Todas essas informações sobre as liberações de verbas devem ser mapeadas pelo TCU e CGU em busca de fragilidades que possam indicar atos de improbidade pelos gestores do MEC durante o governo Bolsonaro.
Nesse cenário, não só Ribeiro, mas os aliados de Jair Bolsonaro instalados no centrão, e cujas cidades apadrinhadas foram beneficiadas com recursos do FNDE, podem entrar na mira.
O atual presidente do FNDE é Marcelo Lopes da Ponte, ex-chefe de gabinete do ministro Ciro Nogueira (Casa Civil).
Na esfera criminal, por sua vez, a Polícia Federal mira crimes como corrupção, por exemplo, supostamente praticados para favorecer os indicados dos pastores Gilmar Santos e Arilton Moura.
A PF abriu dois inquéritos. O primeiro deles foi na Superintendência da PF no Distrito Federal e irá apurar as suspeitas apontadas em um relatório da Controladoria-Geral da União sobre distribuições de verbas do FNDE.
A outra investigação está na sede do órgão, no setor que cuida de inquéritos que tramitam no STF (Supremo Tribunal Federal), e tem como alvo o ministro Milton Ribeiro. Por causa da demissão e consequente perda do foro privilegiado, ainda não há definição se os dois casos serão reunidos em uma só apuração –caminho apontado como mais provável por investigadores.
A investigação aberta na PF do Distrito Federal ainda não realizou diligências. Já no caso instaurado por ordem do STF, o delegado Bruno Calandrini, na última semana, colheu os depoimentos de Ribeiro, dos pastores e dos prefeitos citados nas reportagens.

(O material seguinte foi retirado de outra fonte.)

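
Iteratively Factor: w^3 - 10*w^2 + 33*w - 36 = (w - 4)*(w^2 - 6*w + 9) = (w - 4)*(w - 3)*(w - 3)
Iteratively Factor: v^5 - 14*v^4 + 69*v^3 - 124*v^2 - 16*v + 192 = (v - 4)*(v^4 - 10*v^3 + 29*v^2 - 8*v - 48) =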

Ribeiro confirmou em seu depoimento que o presidente Jair Bolsonaro pediu que ele recebesse um pastor suspeito de atuar no balcão de negócios, mas negou qualquer tipo de privilégio ao religioso na liberação de verbas.

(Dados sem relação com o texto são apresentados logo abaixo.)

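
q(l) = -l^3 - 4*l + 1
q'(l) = -3*l^2 - 4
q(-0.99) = 5.93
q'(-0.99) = -6.94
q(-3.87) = 74.44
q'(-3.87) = -48.93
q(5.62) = -198.98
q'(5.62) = -98.75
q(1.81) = -12.17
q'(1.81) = -13.83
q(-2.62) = 29.46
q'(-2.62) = -24.59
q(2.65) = -28.21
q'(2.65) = -25.07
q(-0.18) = 1.73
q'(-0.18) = -4.10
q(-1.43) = 9.64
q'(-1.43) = -10.13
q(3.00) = -38.00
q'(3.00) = -31.00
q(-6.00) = 241.00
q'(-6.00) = -112.00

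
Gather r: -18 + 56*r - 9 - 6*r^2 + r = -6*r^2 + 57*r - 27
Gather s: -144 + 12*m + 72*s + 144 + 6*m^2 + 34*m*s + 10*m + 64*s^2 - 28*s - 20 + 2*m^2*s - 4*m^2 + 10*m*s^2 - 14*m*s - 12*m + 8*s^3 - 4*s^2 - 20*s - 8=2*m^2 + 10*m + 8*s^3 + s^2*(10*m + 60) + s*(2*m^2 + 20*m + 24) - 28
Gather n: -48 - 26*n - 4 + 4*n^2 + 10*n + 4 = 4*n^2 - 16*n - 48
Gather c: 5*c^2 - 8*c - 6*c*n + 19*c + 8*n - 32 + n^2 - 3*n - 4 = 5*c^2 + c*(11 - 6*n) + n^2 + 5*n - 36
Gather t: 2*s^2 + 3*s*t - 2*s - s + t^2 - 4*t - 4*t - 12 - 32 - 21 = 2*s^2 - 3*s + t^2 + t*(3*s - 8) - 65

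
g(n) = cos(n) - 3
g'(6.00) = 0.28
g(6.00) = -2.04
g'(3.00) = -0.14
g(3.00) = -3.99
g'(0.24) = -0.24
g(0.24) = -2.03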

Segundo ele, “o presidente Jair Bolsonaro realmente pediu para que o pastor Gilmar fosse recebido, porém isso não quer dizer que o mesmo gozasse de tratamento diferenciado ou privilegiado na gestão do FNDE ou MEC”.
O advogado Luiz Carlos da Silva Neto, defensor de Ribeiro, disse à Folha em tom crítico que o objetivo das apurações em andamento é chegar não só no ex-ministro mas também atingir o presidente Jair Bolsonaro.

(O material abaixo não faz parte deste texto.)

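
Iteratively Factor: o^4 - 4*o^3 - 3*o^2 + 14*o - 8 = (o + 2)*(o^3 - 6*o^2 + 9*o - 4) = (o - 4)*(o + 2)*(o^2 - 2*o + 1) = (o - 4)*(o - 1)*(o + 2)*(o - 1)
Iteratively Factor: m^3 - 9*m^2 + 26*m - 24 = (m - 4)*(m^2 - 5*m + 6) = (m - 4)*(m - 2)*(m - 3)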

“A minha impressão é que apesar do excelente trabalho do Bruno Calandrini, delegado muito sério, pessoas alheias ao processos, poderosas, estão tentando interferir na investigação, para mudar o rumo, fazendo acusações que não estão no processo”, afirmou.
A expectativa entre investigadores é que após a tomada inicial dos depoimentos e a definição sobre a união dos dois inquéritos, a PF passe a seguir o caminho do dinheiro para entender como se dava a atuação dos pastores e mapear os supostos pagamentos feitos pelos prefeitos.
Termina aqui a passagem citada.